The latest on my list was Sentinel 2 with its 10 meters resolution, and 7 days passover time.
In order to find relevant images for a given location, I need to transform lat/lon coordinates into the Military Grid Reference System.
This can relatively easily be done using a library called usng.js.
For a given location, we can use the following snippet to retrieve MGRS coordinates
const usng = require('usng/usng.js');
const precision = 1;
const converter = new usng.Converter();
const mgrsCoord = converter.LLtoMGRS(lat, lon, precision);
console.log(mgrsCoord); //30TXT
Finally, in order to get relevant images, we can couple these new coordinates with the open Sentinel datafeed on AWS, which is conveniently in REST format.
To ge a URL, we can do something like
const sentinelFeed = `http://sentinel-s2-l1c.s3-website.eu-central-1.amazonaws.com/#tiles/${mgrsCoord.substring(0, 2)}/${mgrsCoord.substring(2, 3)}/${mgrsCoord.substring(3)}/`;
Finally, I have coupled all those results in a database. There are only 324 results so a great simple tool like lowdb will do wonders.
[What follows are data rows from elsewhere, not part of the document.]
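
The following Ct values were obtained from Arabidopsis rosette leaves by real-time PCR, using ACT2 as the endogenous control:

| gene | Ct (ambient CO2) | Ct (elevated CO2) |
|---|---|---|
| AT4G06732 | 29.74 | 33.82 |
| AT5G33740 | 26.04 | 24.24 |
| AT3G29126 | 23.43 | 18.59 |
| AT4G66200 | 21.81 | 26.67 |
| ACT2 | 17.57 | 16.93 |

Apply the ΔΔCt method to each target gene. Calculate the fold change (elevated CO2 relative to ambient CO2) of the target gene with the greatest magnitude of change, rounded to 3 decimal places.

AT4G06732: ΔΔCt = (33.82−16.93) − (29.74−17.57) = 16.89 − 12.17 = 4.72; fold change = 2^-4.72 = 0.038
AT5G33740: ΔΔCt = (24.24−16.93) − (26.04−17.57) = 7.31 − 8.47 = -1.16; fold change = 2^1.16 = 2.235
AT3G29126: ΔΔCt = (18.59−16.93) − (23.43−17.57) = 1.66 − 5.86 = -4.20; fold change = 2^4.20 = 18.379
AT4G66200: ΔΔCt = (26.67−16.93) − (21.81−17.57) = 9.74 − 4.24 = 5.50; fold change = 2^-5.50 = 0.022
AT4G66200 has the largest |ΔΔCt| = 5.50.

0.022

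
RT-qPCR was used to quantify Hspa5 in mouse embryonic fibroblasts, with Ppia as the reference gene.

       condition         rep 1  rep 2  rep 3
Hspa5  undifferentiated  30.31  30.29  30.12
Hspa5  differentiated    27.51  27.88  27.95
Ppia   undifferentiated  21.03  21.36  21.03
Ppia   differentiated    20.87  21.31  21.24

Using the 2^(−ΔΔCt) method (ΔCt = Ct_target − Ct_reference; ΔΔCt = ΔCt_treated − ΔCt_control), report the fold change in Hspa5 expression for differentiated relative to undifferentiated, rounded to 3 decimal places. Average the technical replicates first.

5.502

Mean Ct: Hspa5 undifferentiated 30.240; Hspa5 differentiated 27.780; Ppia undifferentiated 21.140; Ppia differentiated 21.140
ΔCt(undifferentiated) = 30.240 − 21.140 = 9.100
ΔCt(differentiated) = 27.780 − 21.140 = 6.640
ΔΔCt = 6.640 − 9.100 = -2.460
Fold change = 2^(−(-2.460)) = 2^2.460 = 5.5022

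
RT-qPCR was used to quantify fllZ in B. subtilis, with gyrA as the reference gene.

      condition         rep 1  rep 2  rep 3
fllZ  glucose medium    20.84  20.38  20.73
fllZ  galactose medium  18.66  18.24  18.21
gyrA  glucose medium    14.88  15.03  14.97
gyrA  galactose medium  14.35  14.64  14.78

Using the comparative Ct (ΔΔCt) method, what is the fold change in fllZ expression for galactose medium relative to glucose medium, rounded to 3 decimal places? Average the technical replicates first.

Mean Ct: fllZ glucose medium 20.650; fllZ galactose medium 18.370; gyrA glucose medium 14.960; gyrA galactose medium 14.590
ΔCt(glucose medium) = 20.650 − 14.960 = 5.690
ΔCt(galactose medium) = 18.370 − 14.590 = 3.780
ΔΔCt = 3.780 − 5.690 = -1.910
Fold change = 2^(−(-1.910)) = 2^1.910 = 3.7581

3.758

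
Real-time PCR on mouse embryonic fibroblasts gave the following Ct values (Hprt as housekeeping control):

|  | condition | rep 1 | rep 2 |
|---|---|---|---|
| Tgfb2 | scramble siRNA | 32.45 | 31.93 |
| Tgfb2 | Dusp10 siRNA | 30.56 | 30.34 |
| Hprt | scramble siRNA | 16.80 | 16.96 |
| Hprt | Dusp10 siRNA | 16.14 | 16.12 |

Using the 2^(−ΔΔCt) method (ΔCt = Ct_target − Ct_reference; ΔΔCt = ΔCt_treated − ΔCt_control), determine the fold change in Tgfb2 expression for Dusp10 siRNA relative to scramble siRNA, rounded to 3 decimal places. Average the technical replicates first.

Mean Ct: Tgfb2 scramble siRNA 32.190; Tgfb2 Dusp10 siRNA 30.450; Hprt scramble siRNA 16.880; Hprt Dusp10 siRNA 16.130
ΔCt(scramble siRNA) = 32.190 − 16.880 = 15.310
ΔCt(Dusp10 siRNA) = 30.450 − 16.130 = 14.320
ΔΔCt = 14.320 − 15.310 = -0.990
Fold change = 2^(−(-0.990)) = 2^0.990 = 1.9862

1.986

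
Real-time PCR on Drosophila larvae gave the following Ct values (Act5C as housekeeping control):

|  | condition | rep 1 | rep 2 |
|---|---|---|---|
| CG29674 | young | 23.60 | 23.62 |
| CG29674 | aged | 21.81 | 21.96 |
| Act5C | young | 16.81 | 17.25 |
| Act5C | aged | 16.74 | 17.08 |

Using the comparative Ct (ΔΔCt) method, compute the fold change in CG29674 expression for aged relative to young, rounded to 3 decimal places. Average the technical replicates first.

Mean Ct: CG29674 young 23.610; CG29674 aged 21.885; Act5C young 17.030; Act5C aged 16.910
ΔCt(young) = 23.610 − 17.030 = 6.580
ΔCt(aged) = 21.885 − 16.910 = 4.975
ΔΔCt = 4.975 − 6.580 = -1.605
Fold change = 2^(−(-1.605)) = 2^1.605 = 3.0420

3.042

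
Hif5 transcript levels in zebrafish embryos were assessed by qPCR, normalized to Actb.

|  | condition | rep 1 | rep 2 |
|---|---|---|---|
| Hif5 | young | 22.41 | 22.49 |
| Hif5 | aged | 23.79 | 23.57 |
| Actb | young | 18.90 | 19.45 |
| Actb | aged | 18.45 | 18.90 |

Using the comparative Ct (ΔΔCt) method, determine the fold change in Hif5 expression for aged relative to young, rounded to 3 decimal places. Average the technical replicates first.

0.301

Mean Ct: Hif5 young 22.450; Hif5 aged 23.680; Actb young 19.175; Actb aged 18.675
ΔCt(young) = 22.450 − 19.175 = 3.275
ΔCt(aged) = 23.680 − 18.675 = 5.005
ΔΔCt = 5.005 − 3.275 = 1.730
Fold change = 2^(−1.730) = 0.3015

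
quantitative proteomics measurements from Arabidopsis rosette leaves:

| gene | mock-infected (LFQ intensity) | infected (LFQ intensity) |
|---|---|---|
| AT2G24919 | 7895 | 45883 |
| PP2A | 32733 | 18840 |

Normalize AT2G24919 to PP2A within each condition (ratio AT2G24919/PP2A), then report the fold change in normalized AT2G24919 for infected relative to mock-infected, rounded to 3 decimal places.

AT2G24919/PP2A (mock-infected) = 7895 / 32733 = 0.24119
AT2G24919/PP2A (infected) = 45883 / 18840 = 2.4354
Fold change = 2.4354 / 0.24119 = 10.0973

10.097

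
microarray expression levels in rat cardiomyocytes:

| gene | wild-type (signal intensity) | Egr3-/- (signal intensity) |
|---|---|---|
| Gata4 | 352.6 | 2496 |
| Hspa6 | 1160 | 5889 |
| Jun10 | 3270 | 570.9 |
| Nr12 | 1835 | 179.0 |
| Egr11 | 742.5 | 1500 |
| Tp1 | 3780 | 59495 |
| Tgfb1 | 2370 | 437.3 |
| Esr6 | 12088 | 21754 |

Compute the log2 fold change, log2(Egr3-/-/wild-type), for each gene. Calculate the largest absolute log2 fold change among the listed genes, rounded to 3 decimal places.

3.976

log2(2496/352.6) = 2.824  (Gata4)
log2(5889/1160) = 2.344  (Hspa6)
log2(570.9/3270) = -2.518  (Jun10)
log2(179.0/1835) = -3.358  (Nr12)
log2(1500/742.5) = 1.014  (Egr11)
log2(59495/3780) = 3.976  (Tp1)
log2(437.3/2370) = -2.438  (Tgfb1)
log2(21754/12088) = 0.848  (Esr6)
The largest magnitude belongs to Tp1.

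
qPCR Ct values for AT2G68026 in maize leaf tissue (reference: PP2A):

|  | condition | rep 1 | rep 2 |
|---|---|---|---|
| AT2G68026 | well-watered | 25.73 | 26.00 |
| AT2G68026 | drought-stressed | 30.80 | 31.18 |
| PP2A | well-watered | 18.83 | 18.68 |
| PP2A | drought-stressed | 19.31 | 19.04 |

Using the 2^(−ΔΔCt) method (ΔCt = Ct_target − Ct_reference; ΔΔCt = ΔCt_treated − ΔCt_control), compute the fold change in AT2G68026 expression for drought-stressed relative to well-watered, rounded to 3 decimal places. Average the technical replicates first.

0.038

Mean Ct: AT2G68026 well-watered 25.865; AT2G68026 drought-stressed 30.990; PP2A well-watered 18.755; PP2A drought-stressed 19.175
ΔCt(well-watered) = 25.865 − 18.755 = 7.110
ΔCt(drought-stressed) = 30.990 − 19.175 = 11.815
ΔΔCt = 11.815 − 7.110 = 4.705
Fold change = 2^(−4.705) = 0.0383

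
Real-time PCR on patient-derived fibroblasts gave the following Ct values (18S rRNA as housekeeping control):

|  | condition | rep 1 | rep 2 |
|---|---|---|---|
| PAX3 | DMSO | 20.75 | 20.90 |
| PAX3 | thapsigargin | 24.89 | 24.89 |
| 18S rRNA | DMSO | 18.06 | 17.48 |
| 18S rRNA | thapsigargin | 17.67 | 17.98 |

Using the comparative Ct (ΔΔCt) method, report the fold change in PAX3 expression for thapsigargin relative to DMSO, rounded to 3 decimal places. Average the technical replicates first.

Mean Ct: PAX3 DMSO 20.825; PAX3 thapsigargin 24.890; 18S rRNA DMSO 17.770; 18S rRNA thapsigargin 17.825
ΔCt(DMSO) = 20.825 − 17.770 = 3.055
ΔCt(thapsigargin) = 24.890 − 17.825 = 7.065
ΔΔCt = 7.065 − 3.055 = 4.010
Fold change = 2^(−4.010) = 0.0621

0.062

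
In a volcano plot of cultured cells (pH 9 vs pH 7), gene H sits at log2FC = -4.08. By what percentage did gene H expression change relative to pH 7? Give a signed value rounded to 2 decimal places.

-94.09%

Fold change = 2^(-4.08) = 0.0591
Percent change = (FC − 1) × 100% = (0.0591 − 1) × 100 = -94.09%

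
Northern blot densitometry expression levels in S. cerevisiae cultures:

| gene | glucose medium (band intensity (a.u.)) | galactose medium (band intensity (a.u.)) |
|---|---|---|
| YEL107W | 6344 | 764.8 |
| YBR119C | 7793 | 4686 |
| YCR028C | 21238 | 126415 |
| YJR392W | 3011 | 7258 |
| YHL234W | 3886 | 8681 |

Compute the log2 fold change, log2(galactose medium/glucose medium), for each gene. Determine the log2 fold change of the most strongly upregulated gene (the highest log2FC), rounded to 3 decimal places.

log2(764.8/6344) = -3.052  (YEL107W)
log2(4686/7793) = -0.734  (YBR119C)
log2(126415/21238) = 2.573  (YCR028C)
log2(7258/3011) = 1.269  (YJR392W)
log2(8681/3886) = 1.160  (YHL234W)
YCR028C is most strongly upregulated.

2.573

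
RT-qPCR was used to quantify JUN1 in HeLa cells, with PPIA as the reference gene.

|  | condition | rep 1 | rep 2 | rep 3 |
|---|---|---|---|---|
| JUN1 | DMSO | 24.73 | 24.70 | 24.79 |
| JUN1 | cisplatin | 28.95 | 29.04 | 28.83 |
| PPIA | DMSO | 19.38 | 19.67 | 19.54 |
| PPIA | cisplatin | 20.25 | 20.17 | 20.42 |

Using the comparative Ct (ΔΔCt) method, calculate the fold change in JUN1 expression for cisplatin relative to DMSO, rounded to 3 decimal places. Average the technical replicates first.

Mean Ct: JUN1 DMSO 24.740; JUN1 cisplatin 28.940; PPIA DMSO 19.530; PPIA cisplatin 20.280
ΔCt(DMSO) = 24.740 − 19.530 = 5.210
ΔCt(cisplatin) = 28.940 − 20.280 = 8.660
ΔΔCt = 8.660 − 5.210 = 3.450
Fold change = 2^(−3.450) = 0.0915

0.092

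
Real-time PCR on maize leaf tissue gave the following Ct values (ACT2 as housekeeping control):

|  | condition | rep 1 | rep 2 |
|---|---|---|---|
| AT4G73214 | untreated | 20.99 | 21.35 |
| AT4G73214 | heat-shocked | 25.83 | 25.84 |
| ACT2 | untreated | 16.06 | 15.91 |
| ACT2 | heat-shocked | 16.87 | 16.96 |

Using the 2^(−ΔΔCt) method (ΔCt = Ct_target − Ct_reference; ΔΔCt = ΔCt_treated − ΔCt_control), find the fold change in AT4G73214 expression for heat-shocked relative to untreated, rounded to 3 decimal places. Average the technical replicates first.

0.075

Mean Ct: AT4G73214 untreated 21.170; AT4G73214 heat-shocked 25.835; ACT2 untreated 15.985; ACT2 heat-shocked 16.915
ΔCt(untreated) = 21.170 − 15.985 = 5.185
ΔCt(heat-shocked) = 25.835 − 16.915 = 8.920
ΔΔCt = 8.920 − 5.185 = 3.735
Fold change = 2^(−3.735) = 0.0751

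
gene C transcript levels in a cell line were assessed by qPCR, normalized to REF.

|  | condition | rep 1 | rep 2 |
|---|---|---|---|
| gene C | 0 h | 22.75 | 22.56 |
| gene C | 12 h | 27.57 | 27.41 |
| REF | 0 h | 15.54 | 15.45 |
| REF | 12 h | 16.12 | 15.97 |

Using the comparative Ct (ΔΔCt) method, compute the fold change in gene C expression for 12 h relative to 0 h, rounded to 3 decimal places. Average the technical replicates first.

0.051

Mean Ct: gene C 0 h 22.655; gene C 12 h 27.490; REF 0 h 15.495; REF 12 h 16.045
ΔCt(0 h) = 22.655 − 15.495 = 7.160
ΔCt(12 h) = 27.490 − 16.045 = 11.445
ΔΔCt = 11.445 − 7.160 = 4.285
Fold change = 2^(−4.285) = 0.0513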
And to make browsing easy, I have added a very crude index.html file that shows up al data gathered. That will help further find which Sentinel data and locations I want to look into first.
You can see the file here (Careful though, the file is 300Mb big, there are a lot of screenshots in there!).
You can check the complete code here. It's not the most beautiful ever, as it is meant to run only once. But it gets the job done!
I hope you enjoyed this sneak peak in my last Friday night :).